Kürzlich habe ich zu Thanksgiving gearbeitet, da waren sehr viele besoffene junge Leute. Sie kaufen sich massenhaft Getränke am Flughafen oder im Flugzeug, weil sie wissen, dass ihre Eltern sie abholen kommen und sie nicht mehr fahren müssen. In solchen Fällen steigt der Alkoholkonsum deutlich an.

Vielleicht haben sie aber auch einfach das Gefühl, dass sie sich vor dem Wiedersehen mit der Familie ein bisschen gesellschaftsfähig trinken müssen.
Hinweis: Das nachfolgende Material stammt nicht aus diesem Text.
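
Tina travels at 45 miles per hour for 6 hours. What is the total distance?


Use the formula: distance = speed x time
Speed = 45 mph, Time = 6 hours
45 x 6 = 270 miles

270 miles


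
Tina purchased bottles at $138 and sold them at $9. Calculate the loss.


Selling price = $9
Cost price = $138
Loss = cost price - selling price:
Loss = $138 - $9 = $129

$129


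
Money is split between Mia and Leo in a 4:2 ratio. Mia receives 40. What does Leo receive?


Find the multiplier:
40 / 4 = 10
Apply to Leo's share:
2 x 10 = 20

20


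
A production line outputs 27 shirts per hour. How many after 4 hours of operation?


Production rate: 27 shirts per hour
Time: 4 hours
Total: 27 x 4 = 108 shirts

108 shirts


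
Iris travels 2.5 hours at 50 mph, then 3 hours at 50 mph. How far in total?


Leg 1 distance:
50 x 2.5 = 125 miles
Leg 2 distance:
50 x 3 = 150 miles
Total distance:
125 + 150 = 275 miles

275 miles


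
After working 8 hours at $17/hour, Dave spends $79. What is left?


Calculate earnings:
8 x $17 = $136
Subtract spending:
$136 - $79 = $57

$57


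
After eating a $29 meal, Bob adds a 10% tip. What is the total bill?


Calculate the tip:
10% of $29 = $2.90
Add tip to meal cost:
$29 + $2.90 = $31.90

$31.90


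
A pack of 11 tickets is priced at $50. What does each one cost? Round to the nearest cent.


Total cost: $50
Number of items: 11
Unit price: $50 / 11 = $4.5454... ≈ $4.55

$4.55


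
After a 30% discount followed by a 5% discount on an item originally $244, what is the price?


First discount:
30% of $244 = $73.20
Price after first discount:
$244 - $73.20 = $170.80
Second discount:
5% of $170.80 = $8.54
Final price:
$170.80 - $8.54 = $162.26

$162.26


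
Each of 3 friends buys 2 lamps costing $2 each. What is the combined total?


Cost per person:
2 x $2 = $4
Group total:
3 x $4 = $12

$12


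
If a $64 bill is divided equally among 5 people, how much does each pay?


Total bill: $64
Number of people: 5
Each pays: $64 / 5 = $12.80

$12.80


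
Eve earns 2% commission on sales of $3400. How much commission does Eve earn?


Convert rate to decimal:
2% = 0.02
Multiply by sales:
$3400 x 0.02 = $68

$68


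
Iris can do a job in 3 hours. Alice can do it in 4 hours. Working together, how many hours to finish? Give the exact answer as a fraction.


Iris's rate: 1/3 of the job per hour
Alice's rate: 1/4 of the job per hour
Combined rate: 1/3 + 1/4 = 7/12 per hour
Time = 1 / (7/12) = 12/7 hours (≈ 1.71 hours)

12/7 hours


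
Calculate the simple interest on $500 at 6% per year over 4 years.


Use the formula I = P x R x T / 100
P x R x T = 500 x 6 x 4 = 12000
I = 12000 / 100 = $120

$120


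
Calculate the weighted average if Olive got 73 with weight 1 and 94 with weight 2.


Weighted sum:
1 x 73 + 2 x 94 = 261
Total weight:
1 + 2 = 3
Weighted average:
261 / 3 = 87

87


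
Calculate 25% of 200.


Convert percentage to decimal:
25% = 0.25
Multiply:
200 x 0.25 = 50

50


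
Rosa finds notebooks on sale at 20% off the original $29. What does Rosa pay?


Calculate the discount amount:
20% of $29 = $5.80
Subtract from original:
$29 - $5.80 = $23.20

$23.20


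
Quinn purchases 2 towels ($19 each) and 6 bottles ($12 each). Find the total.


Cost of towels:
2 x $19 = $38
Cost of bottles:
6 x $12 = $72
Add both:
$38 + $72 = $110

$110


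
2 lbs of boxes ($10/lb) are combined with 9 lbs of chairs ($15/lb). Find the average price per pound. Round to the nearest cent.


Cost of boxes:
2 x $10 = $20
Cost of chairs:
9 x $15 = $135
Total cost: $20 + $135 = $155
Total weight: 11 lbs
Average: $155 / 11 = $14.0909... ≈ $14.09/lb

$14.09/lb


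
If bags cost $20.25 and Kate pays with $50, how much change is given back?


Start with the amount paid:
$50
Subtract the price:
$50 - $20.25 = $29.75

$29.75


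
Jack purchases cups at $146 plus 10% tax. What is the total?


Calculate the tax:
10% of $146 = $14.60
Add tax to price:
$146 + $14.60 = $160.60

$160.60


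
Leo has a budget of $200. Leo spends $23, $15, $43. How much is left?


Add up expenses:
$23 + $15 + $43 = $81
Subtract from budget:
$200 - $81 = $119

$119


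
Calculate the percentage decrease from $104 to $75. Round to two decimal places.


Find the absolute change:
|75 - 104| = 29
Divide by original and multiply by 100:
29 / 104 x 100 = 27.8846...% ≈ 27.88%

27.88%


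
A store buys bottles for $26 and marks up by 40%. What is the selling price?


Calculate the markup amount:
40% of $26 = $10.40
Add to cost:
$26 + $10.40 = $36.40

$36.40


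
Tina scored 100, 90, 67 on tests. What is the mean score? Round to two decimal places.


Add the scores:
100 + 90 + 67 = 257
Divide by the number of tests:
257 / 3 = 85.6666... ≈ 85.67

85.67


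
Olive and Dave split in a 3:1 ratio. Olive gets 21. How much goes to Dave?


Find the multiplier:
21 / 3 = 7
Apply to Dave's share:
1 x 7 = 7

7


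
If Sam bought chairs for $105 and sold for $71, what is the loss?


Selling price = $71
Cost price = $105
Loss = cost price - selling price:
Loss = $105 - $71 = $34

$34


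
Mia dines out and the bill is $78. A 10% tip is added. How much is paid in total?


Calculate the tip:
10% of $78 = $7.80
Add tip to meal cost:
$78 + $7.80 = $85.80

$85.80


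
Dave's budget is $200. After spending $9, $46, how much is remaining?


Add up expenses:
$9 + $46 = $55
Subtract from budget:
$200 - $55 = $145

$145


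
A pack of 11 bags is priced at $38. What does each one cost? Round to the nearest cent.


Total cost: $38
Number of items: 11
Unit price: $38 / 11 = $3.4545... ≈ $3.45

$3.45


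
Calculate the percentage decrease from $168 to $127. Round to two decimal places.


Find the absolute change:
|127 - 168| = 41
Divide by original and multiply by 100:
41 / 168 x 100 = 24.4047...% ≈ 24.4%

24.4%


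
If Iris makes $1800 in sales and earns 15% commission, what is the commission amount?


Convert rate to decimal:
15% = 0.15
Multiply by sales:
$1800 x 0.15 = $270

$270


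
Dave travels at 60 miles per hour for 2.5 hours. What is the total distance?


Use the formula: distance = speed x time
Speed = 60 mph, Time = 2.5 hours
60 x 2.5 = 150 miles

150 miles


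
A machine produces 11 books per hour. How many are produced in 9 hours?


Production rate: 11 books per hour
Time: 9 hours
Total: 11 x 9 = 99 books

99 books


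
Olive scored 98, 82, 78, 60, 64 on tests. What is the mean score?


Add the scores:
98 + 82 + 78 + 60 + 64 = 382
Divide by the number of tests:
382 / 5 = 76.4

76.4


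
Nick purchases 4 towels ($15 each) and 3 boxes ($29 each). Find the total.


Cost of towels:
4 x $15 = $60
Cost of boxes:
3 x $29 = $87
Add both:
$60 + $87 = $147

$147


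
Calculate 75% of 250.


Convert percentage to decimal:
75% = 0.75
Multiply:
250 x 0.75 = 187.5

187.5


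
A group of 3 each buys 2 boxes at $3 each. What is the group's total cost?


Cost per person:
2 x $3 = $6
Group total:
3 x $6 = $18

$18


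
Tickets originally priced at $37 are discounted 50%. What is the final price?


Calculate the discount amount:
50% of $37 = $18.50
Subtract from original:
$37 - $18.50 = $18.50

$18.50


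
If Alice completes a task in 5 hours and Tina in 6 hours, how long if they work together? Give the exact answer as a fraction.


Alice's rate: 1/5 of the job per hour
Tina's rate: 1/6 of the job per hour
Combined rate: 1/5 + 1/6 = 11/30 per hour
Time = 1 / (11/30) = 30/11 hours (≈ 2.73 hours)

30/11 hours


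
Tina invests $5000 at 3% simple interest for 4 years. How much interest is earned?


Use the formula I = P x R x T / 100
P x R x T = 5000 x 3 x 4 = 60000
I = 60000 / 100 = $600

$600


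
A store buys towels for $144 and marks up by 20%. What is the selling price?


Calculate the markup amount:
20% of $144 = $28.80
Add to cost:
$144 + $28.80 = $172.80

$172.80


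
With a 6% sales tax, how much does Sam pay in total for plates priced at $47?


Calculate the tax:
6% of $47 = $2.82
Add tax to price:
$47 + $2.82 = $49.82

$49.82


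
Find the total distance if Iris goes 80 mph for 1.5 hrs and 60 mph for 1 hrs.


Leg 1 distance:
80 x 1.5 = 120 miles
Leg 2 distance:
60 x 1 = 60 miles
Total distance:
120 + 60 = 180 miles

180 miles


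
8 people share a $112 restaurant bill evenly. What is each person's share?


Total bill: $112
Number of people: 8
Each pays: $112 / 8 = $14

$14


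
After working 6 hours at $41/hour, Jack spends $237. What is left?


Calculate earnings:
6 x $41 = $246
Subtract spending:
$246 - $237 = $9

$9


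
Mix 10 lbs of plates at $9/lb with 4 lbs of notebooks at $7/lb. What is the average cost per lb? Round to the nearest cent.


Cost of plates:
10 x $9 = $90
Cost of notebooks:
4 x $7 = $28
Total cost: $90 + $28 = $118
Total weight: 14 lbs
Average: $118 / 14 = $8.4285... ≈ $8.43/lb

$8.43/lb


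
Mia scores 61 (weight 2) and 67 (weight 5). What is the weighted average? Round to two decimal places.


Weighted sum:
2 x 61 + 5 x 67 = 457
Total weight:
2 + 5 = 7
Weighted average:
457 / 7 = 65.2857... ≈ 65.29

65.29


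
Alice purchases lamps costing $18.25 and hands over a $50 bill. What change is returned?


Start with the amount paid:
$50
Subtract the price:
$50 - $18.25 = $31.75

$31.75


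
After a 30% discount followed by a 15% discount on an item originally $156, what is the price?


First discount:
30% of $156 = $46.80
Price after first discount:
$156 - $46.80 = $109.20
Second discount:
15% of $109.20 = $16.38
Final price:
$109.20 - $16.38 = $92.82

$92.82


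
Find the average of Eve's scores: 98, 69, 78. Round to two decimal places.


Add the scores:
98 + 69 + 78 = 245
Divide by the number of tests:
245 / 3 = 81.6666... ≈ 81.67

81.67


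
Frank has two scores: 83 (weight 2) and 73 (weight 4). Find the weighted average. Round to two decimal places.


Weighted sum:
2 x 83 + 4 x 73 = 458
Total weight:
2 + 4 = 6
Weighted average:
458 / 6 = 76.3333... ≈ 76.33

76.33


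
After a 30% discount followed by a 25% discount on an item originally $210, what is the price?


First discount:
30% of $210 = $63
Price after first discount:
$210 - $63 = $147
Second discount:
25% of $147 = $36.75
Final price:
$147 - $36.75 = $110.25

$110.25


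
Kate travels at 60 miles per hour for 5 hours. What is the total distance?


Use the formula: distance = speed x time
Speed = 60 mph, Time = 5 hours
60 x 5 = 300 miles

300 miles


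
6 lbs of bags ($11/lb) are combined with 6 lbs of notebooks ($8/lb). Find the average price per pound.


Cost of bags:
6 x $11 = $66
Cost of notebooks:
6 x $8 = $48
Total cost: $66 + $48 = $114
Total weight: 12 lbs
Average: $114 / 12 = $9.50/lb

$9.50/lb


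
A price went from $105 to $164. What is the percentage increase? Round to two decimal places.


Find the absolute change:
|164 - 105| = 59
Divide by original and multiply by 100:
59 / 105 x 100 = 56.1904...% ≈ 56.19%

56.19%


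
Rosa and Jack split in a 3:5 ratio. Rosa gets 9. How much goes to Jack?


Find the multiplier:
9 / 3 = 3
Apply to Jack's share:
5 x 3 = 15

15


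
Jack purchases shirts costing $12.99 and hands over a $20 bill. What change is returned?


Start with the amount paid:
$20
Subtract the price:
$20 - $12.99 = $7.01

$7.01


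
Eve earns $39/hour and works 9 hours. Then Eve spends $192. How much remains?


Calculate earnings:
9 x $39 = $351
Subtract spending:
$351 - $192 = $159

$159


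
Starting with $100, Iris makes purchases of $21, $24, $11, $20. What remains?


Add up expenses:
$21 + $24 + $11 + $20 = $76
Subtract from budget:
$100 - $76 = $24

$24


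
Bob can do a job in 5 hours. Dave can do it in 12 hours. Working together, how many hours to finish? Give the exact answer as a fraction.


Bob's rate: 1/5 of the job per hour
Dave's rate: 1/12 of the job per hour
Combined rate: 1/5 + 1/12 = 17/60 per hour
Time = 1 / (17/60) = 60/17 hours (≈ 3.53 hours)

60/17 hours


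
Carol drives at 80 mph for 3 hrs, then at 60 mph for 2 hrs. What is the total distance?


Leg 1 distance:
80 x 3 = 240 miles
Leg 2 distance:
60 x 2 = 120 miles
Total distance:
240 + 120 = 360 miles

360 miles


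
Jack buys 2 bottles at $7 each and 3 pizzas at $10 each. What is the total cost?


Cost of bottles:
2 x $7 = $14
Cost of pizzas:
3 x $10 = $30
Add both:
$14 + $30 = $44

$44


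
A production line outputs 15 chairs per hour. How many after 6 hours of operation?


Production rate: 15 chairs per hour
Time: 6 hours
Total: 15 x 6 = 90 chairs

90 chairs


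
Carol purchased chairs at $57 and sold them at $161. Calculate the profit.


Selling price = $161
Cost price = $57
Profit = selling price - cost price:
Profit = $161 - $57 = $104

$104


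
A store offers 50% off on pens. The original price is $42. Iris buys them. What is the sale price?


Calculate the discount amount:
50% of $42 = $21
Subtract from original:
$42 - $21 = $21

$21


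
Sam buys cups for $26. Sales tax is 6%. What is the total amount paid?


Calculate the tax:
6% of $26 = $1.56
Add tax to price:
$26 + $1.56 = $27.56

$27.56


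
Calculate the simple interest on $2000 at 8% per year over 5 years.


Use the formula I = P x R x T / 100
P x R x T = 2000 x 8 x 5 = 80000
I = 80000 / 100 = $800

$800


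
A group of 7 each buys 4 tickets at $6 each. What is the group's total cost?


Cost per person:
4 x $6 = $24
Group total:
7 x $24 = $168

$168


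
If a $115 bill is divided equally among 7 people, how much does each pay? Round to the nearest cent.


Total bill: $115
Number of people: 7
Each pays: $115 / 7 = $16.4285... ≈ $16.43

$16.43


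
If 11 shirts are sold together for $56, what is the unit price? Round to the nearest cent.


Total cost: $56
Number of items: 11
Unit price: $56 / 11 = $5.0909... ≈ $5.09

$5.09


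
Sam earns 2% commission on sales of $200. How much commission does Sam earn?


Convert rate to decimal:
2% = 0.02
Multiply by sales:
$200 x 0.02 = $4

$4


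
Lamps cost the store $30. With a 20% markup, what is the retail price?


Calculate the markup amount:
20% of $30 = $6
Add to cost:
$30 + $6 = $36

$36


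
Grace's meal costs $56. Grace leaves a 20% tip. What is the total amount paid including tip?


Calculate the tip:
20% of $56 = $11.20
Add tip to meal cost:
$56 + $11.20 = $67.20

$67.20


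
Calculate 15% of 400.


Convert percentage to decimal:
15% = 0.15
Multiply:
400 x 0.15 = 60

60


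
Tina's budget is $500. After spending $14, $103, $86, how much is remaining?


Add up expenses:
$14 + $103 + $86 = $203
Subtract from budget:
$500 - $203 = $297

$297


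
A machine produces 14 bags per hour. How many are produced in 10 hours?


Production rate: 14 bags per hour
Time: 10 hours
Total: 14 x 10 = 140 bags

140 bags


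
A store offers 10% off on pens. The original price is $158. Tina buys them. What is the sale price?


Calculate the discount amount:
10% of $158 = $15.80
Subtract from original:
$158 - $15.80 = $142.20

$142.20


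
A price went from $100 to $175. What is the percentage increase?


Find the absolute change:
|175 - 100| = 75
Divide by original and multiply by 100:
75 / 100 x 100 = 75%

75%


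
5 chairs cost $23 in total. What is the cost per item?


Total cost: $23
Number of items: 5
Unit price: $23 / 5 = $4.60

$4.60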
Das Fliegen bringt die schlimmsten Eigenschaften der Menschen zum Vorschein – viele sind so gestresst. Sie werden richtig wütend, wenn ihr Gepäck nicht in den Fächern über den Sitzen Platz hat und sie bitten uns, es hochzuheben. Das dürfen wir aber gar nicht, weil wir uns dabei verletzen könnten und dann geht es um Haftung. Außerdem – wenn du deinen eigenen Koffer gepackt hast, solltest du auch in der Lage sein, ihn zu tragen und hochzuheben. Wenn ein nervender oder verrückter Fluggast an Bord ist, verbreitet sich die Info schnell unter allen Flugbegleitern. Ich sehe, wie mein Freunde Status-Updates posten wie: „Oh Gott, ich musste mich gerade mit diesem verrückten Mädel herumschlagen, das wir fast aus dem Flugzeug geschmissen hätten!"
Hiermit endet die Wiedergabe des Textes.